McDevitt, who directs the Institute on Race and Justice at Northeastern, said similar studies he has conducted in Rhode Island, Massachusetts, and Seattle have resulted in improved relations between the local police departments and in some of the communities they serve.
Now he has agreed to develop a process for documenting traffic and pedestrian stops in Douglas County, Kansas, to determine if racial profiling exists in the county.
“Police departments can tell you incredible amounts of information about where they make arrests, who they arrest, where they get 911 calls from, but very few police departments collect information on who they conduct traffic stops on,” said McDevitt, who was asked to conduct the study by the Criminal Justice Coordinating Council, a policy advisory group that’s based in Douglas County, Kansas, and comprised of academics, policymakers, law enforcement officers, and community groups. “It hasn’t been data driven the way much of the rest of policing has been done.”

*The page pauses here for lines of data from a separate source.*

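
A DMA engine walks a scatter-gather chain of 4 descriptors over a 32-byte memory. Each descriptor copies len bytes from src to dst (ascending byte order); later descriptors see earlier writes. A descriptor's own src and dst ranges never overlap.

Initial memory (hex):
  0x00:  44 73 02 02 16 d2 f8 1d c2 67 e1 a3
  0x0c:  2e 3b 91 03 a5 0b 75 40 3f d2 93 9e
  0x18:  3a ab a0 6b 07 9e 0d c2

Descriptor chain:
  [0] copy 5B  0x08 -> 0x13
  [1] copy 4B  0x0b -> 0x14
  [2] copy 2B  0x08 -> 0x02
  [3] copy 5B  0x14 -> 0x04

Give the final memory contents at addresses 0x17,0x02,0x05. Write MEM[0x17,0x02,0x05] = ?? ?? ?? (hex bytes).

#0 dst[0x13+5] := {0xc2,0x67,0xe1,0xa3,0x2e}
#1 dst[0x14+4] := {0xa3,0x2e,0x3b,0x91}
#2 dst[0x02+2] := {0xc2,0x67}
#3 dst[0x04+5] := {0xa3,0x2e,0x3b,0x91,0x3a}
query mem[0x17]=0x91, mem[0x02]=0xc2, mem[0x05]=0x2e

MEM[0x17,0x02,0x05] = 91 c2 2e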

An article in the Lawrence Journal-World, a daily newspaper in Kansas, mentions that the idea for the study was proposed by a former local police chief. The article also cites the disproportionate number of black inmates in the Douglas County Jail.

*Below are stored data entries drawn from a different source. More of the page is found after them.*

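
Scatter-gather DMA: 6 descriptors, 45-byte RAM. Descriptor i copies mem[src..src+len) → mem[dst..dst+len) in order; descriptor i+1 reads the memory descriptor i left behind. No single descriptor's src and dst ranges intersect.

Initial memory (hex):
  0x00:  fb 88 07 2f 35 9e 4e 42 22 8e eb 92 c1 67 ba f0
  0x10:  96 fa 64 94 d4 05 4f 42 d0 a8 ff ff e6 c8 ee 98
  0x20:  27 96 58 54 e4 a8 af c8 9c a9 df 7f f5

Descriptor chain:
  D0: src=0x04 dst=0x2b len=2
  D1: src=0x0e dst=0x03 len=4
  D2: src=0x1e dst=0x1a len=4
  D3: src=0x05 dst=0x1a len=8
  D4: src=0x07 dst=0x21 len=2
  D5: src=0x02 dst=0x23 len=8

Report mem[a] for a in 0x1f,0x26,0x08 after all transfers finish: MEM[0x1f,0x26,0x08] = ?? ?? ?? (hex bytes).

[0] 0x04->0x2b len=2 : 35 9e
[1] 0x0e->0x03 len=4 : ba f0 96 fa
[2] 0x1e->0x1a len=4 : ee 98 27 96
[3] 0x05->0x1a len=8 : 96 fa 42 22 8e eb 92 c1
[4] 0x07->0x21 len=2 : 42 22
[5] 0x02->0x23 len=8 : 07 ba f0 96 fa 42 22 8e
query mem[0x1f]=0xeb, mem[0x26]=0x96, mem[0x08]=0x22

MEM[0x1f,0x26,0x08] = eb 96 22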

But McDevitt sees the study as a sign that Douglas County is taking preemptive action on the issue rather than trying to address an existing problem. He’s looking to change the way police departments collect data with the help of his colleagues, Amy Farrell, an associate director of criminology and criminal justice at Northeastern, and Janice Iwama, who graduated from Northeastern in 2016 and now teaches at American University.
The researchers will seek to find whether there are disparities in the racial breakdown of motorist and pedestrian stops in Douglas County, and if so, what’s causing them and whether it is systemic.
“Once you have the data you can say, ‘OK, it’s happening in this section or during this time period of the day,’” McDevitt said. “If you don’t have data, you just have to go by a complaint by a community member and you don’t know if it’s a pattern or one-off.”
The study launched in late December and will continue for the next two years with funding by Douglas County, the cities of Lawrence, Eudora, and Baldwin City, and the University of Kansas. Once it’s completed, Douglas County law enforcement agencies will have a data collection and analysis program in place for ongoing use.
“Most often these studies are funded through federal grants,” said McDevitt. “This time, the communities came together and said it was so important they’d pay for it themselves, which is pretty interesting and again speaks to why we wanted to work with them.”
Studies such as this one are important, said McDevitt, because they allow law enforcement agencies to monitor whether they’re enforcing the laws disproportionately against one community.
“I think these kinds of efforts by police departments are hugely important and send messages that the police want to get it right, they want to increase trust between the police and their communities,” he said.